Tuesday, 26 August 2014

MAKALAH FILSAFAT HUKUM - APAKAH FILSAFAT HUKUM ITU ?

Diajukan Untuk Memenuhi Salah Satu Syarat Tugas Ujian Tengah Semester Mata Kuliah Filsafat Hukum

Dosen :

Dr. AHMAD HUNAENI ZULKARNAEN, SH, MH

                   
PROGRAM PASCASARJANA ILMU HUKUM
UNIVERSITAS SURYAKANCANA CIANJUR
2013

A.      Latar Belakang Penelitian.
Tak kenal maka tak sayang, istilah ini penulis gunakan dalam rangka mencari seperti apa filsafat hukum tersebut. Inilah menurut Meuwissen, dalam dalil kedua : Terdapat tiga tataran abstraksi refleksi teoretikal atas gejala hukum, yakni ilmu hukum, teori hukum dan filsafat hukum. Filsafat hukum berada pada tataran tertinggi dan meresapi semua bentuk pengembangan hukum teoretikal dan pengembangan hukum praktikal.[1] Dalam dalil tersebut pada nomor 3 (tiga) menyebutkan dengan filsafat hukum kita kembali ke filsafat. Filsafat hukum dan teori hukum tidaklah sama. Jadi, “Legal Theory” dan “Legal Science” bukanlah filsafat hukum (beberapa pemikir berpendapat lain). Filsafat hukum merefleksi semua masalah fundamental yang berkaitan dengan hukum, dan tidak hanya merefleksi hakikat dan metode dari ilmu hukum atau ajaran metode. Lebih dari itu, filsafat hukum bersifat kritikal terhadap pengaruh dari filsafat ilmu modern pada teori hukum. Juga untuk pengaruh ini harus ajukan argumen-argumen. Untuk itu, maka perlu secara cermat diadakan pembedaan antara hakikat pengembanan hukum dan pengembanan ilmu-ilmu empirik. Hukum sesungguhnya bukanlah gejala empirikal murni, tetapi memprlihatkan juga ciri-ciri normatif. Dalam suasana hukum, maka “Sein” dan “Sollen” justru tidak dapat dipisahkan secara tajam yang satu dari yang lain! Hukum adalah suasana dari “Das Sein” yang didalamnya “Das -
Sollen” mendapatkan wujudnya. Fakta dan kaidah di dalam hukum selalu berjalan saling berimpitan: hukum adalah fakta dan kaidah sekaligus.

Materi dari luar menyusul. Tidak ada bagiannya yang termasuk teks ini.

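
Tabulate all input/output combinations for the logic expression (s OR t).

t | s | Output
--------------
0 | 0 | 0
0 | 1 | 1
1 | 0 | 1
1 | 1 | 1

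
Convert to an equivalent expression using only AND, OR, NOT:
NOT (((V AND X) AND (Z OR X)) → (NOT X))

((V AND X) AND (Z OR X)) AND X
(Negated implication: NOT(A → B) = A AND NOT B)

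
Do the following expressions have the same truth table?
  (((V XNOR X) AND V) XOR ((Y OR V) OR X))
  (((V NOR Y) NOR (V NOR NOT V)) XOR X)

No. Counterexample: with V=0, Y=1, X=1, Expression 1 = 1 but Expression 2 = 0.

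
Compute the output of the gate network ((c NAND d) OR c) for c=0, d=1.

Substituting: ((0 NAND 1) OR 0)
= 1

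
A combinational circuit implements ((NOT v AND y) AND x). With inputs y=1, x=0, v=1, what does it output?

Substituting: ((NOT 1 AND 1) AND 0)
= 0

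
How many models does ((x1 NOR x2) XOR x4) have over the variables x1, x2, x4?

Satisfying assignments: (0,0,0), (0,1,1), (1,0,1), (1,1,1)
Count: 4 out of 8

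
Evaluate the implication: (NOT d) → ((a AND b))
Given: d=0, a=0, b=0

Antecedent (NOT d) = 1; consequent ((a AND b)) = 0.
1 → 0 = 0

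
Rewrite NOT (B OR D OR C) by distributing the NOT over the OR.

NOT B AND NOT D AND NOT C
De Morgan's: NOT(OR of terms) = AND of negations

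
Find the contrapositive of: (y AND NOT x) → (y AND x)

Contrapositive: NOT (y AND x) → NOT (y AND NOT x)
Note: A statement and its contrapositive are logically equivalent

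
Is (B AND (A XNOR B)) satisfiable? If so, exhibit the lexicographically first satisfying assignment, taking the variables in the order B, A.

B=1, A=1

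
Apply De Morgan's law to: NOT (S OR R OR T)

NOT S AND NOT R AND NOT T
De Morgan's: NOT(OR of terms) = AND of negations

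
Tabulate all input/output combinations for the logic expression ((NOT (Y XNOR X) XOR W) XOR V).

X | W | V | Y | Output
----------------------
0 | 0 | 0 | 0 | 0
0 | 0 | 0 | 1 | 1
0 | 0 | 1 | 0 | 1
0 | 0 | 1 | 1 | 0
0 | 1 | 0 | 0 | 1
0 | 1 | 0 | 1 | 0
0 | 1 | 1 | 0 | 0
0 | 1 | 1 | 1 | 1
1 | 0 | 0 | 0 | 1
1 | 0 | 0 | 1 | 0
1 | 0 | 1 | 0 | 0
1 | 0 | 1 | 1 | 1
1 | 1 | 0 | 0 | 0
1 | 1 | 0 | 1 | 1
1 | 1 | 1 | 0 | 1
1 | 1 | 1 | 1 | 0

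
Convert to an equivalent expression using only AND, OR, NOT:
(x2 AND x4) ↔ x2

((x2 AND x4) AND x2) OR (NOT (x2 AND x4) AND NOT x2)
(Biconditional = both true or both false)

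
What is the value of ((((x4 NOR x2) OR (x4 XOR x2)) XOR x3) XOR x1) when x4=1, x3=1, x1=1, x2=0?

Substituting: ((((1 NOR 0) OR (1 XOR 0)) XOR 1) XOR 1)
= 1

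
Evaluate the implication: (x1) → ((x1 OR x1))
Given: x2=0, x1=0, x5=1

Antecedent (x1) = 0; consequent ((x1 OR x1)) = 0.
0 → 0 = 1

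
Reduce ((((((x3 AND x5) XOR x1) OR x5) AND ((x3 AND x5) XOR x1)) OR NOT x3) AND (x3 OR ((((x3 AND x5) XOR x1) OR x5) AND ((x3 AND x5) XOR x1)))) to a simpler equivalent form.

By distribution ((E OR v) AND (E OR NOT v) = E) then absorption (E AND (E OR v) = E):
= ((x3 AND x5) XOR x1)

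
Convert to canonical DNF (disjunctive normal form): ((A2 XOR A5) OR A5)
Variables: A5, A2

(NOT A5 AND A2) OR (A5 AND NOT A2) OR (A5 AND A2)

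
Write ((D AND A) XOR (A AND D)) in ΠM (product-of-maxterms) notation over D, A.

ΠM(0, 1, 2, 3) = (D OR A) AND (D OR NOT A) AND (NOT D OR A) AND (NOT D OR NOT A)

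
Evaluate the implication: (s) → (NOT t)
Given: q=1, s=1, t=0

Antecedent (s) = 1; consequent (NOT t) = 1.
1 → 1 = 1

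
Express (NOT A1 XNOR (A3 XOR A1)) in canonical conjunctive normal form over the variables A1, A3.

(A1 OR A3) AND (NOT A1 OR A3)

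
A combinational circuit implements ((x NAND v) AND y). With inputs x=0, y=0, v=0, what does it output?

Substituting: ((0 NAND 0) AND 0)
= 0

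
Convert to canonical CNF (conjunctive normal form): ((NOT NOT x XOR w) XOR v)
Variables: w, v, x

(w OR v OR x) AND (w OR NOT v OR NOT x) AND (NOT w OR v OR NOT x) AND (NOT w OR NOT v OR x)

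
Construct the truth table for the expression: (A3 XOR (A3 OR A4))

A3 | A4 | Output
----------------
0 | 0 | 0
0 | 1 | 1
1 | 0 | 0
1 | 1 | 0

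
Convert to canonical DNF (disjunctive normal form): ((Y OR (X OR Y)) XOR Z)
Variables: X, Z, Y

(NOT X AND NOT Z AND Y) OR (NOT X AND Z AND NOT Y) OR (X AND NOT Z AND NOT Y) OR (X AND NOT Z AND Y)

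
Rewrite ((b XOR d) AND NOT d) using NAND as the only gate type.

((((b NAND (b NAND d)) NAND (d NAND (b NAND d))) NAND (d NAND d)) NAND (((b NAND (b NAND d)) NAND (d NAND (b NAND d))) NAND (d NAND d)))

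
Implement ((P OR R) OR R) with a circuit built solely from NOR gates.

((((P NOR R) NOR (P NOR R)) NOR R) NOR (((P NOR R) NOR (P NOR R)) NOR R))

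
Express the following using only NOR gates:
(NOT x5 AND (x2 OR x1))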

Dari sini tampak bahwa filsafat hukum tidak puas dengan kesimpulan-kesimpulan dari teori hukum. Ia misalnya mempertanyakan apakah ilmu hukum itu ? apa arti khusus dari “menjelaskan “(Erklaren)”, “memahami” dan “mengerti” ? Apa yang dimaksud dengan berargumentasi ? Tetapi filsafat hukum bergerak lebih jauh lagi, dan merefleksi pertanyaan-pertanyaan yang bagi teori hukum sama sekali tidak relevan lagi, khususnya persoalan keadilan. Hubungan antara hukum dan etika adalah masalah yang paling pokok dalam filsafat hukum. Sudah sejak zaman kuno masalah ini oleh sebagian besar para filsuf diketengahkan. Filsafat ilmu modern dan teori hukum dalam lingkungan persoalan ini  (tentang masalah keadilan atau hubungan antara hukum dan etika) tidak dapat memberikan kontribusinya. Di sini kita menyentuh tema yang paling klasik dari filsafat praktikal, khususnya masalah yang berkaitan dengan pertanyaan berdasarkan kreteria apa kita menilai perilaku manusiawi ? apakah hal penentuan dari isi dari “baik” dan “buruk” itu termasuk persoalan subjektif-irasional yang murni, atau apakah isi ini secara kefilsafatan dapat diargumentasi secara rasional ? Filsafat hukum tidak puas hanya dengan kerangka kaku dan penataan yang diberikan oleh teori hukum modern.[2]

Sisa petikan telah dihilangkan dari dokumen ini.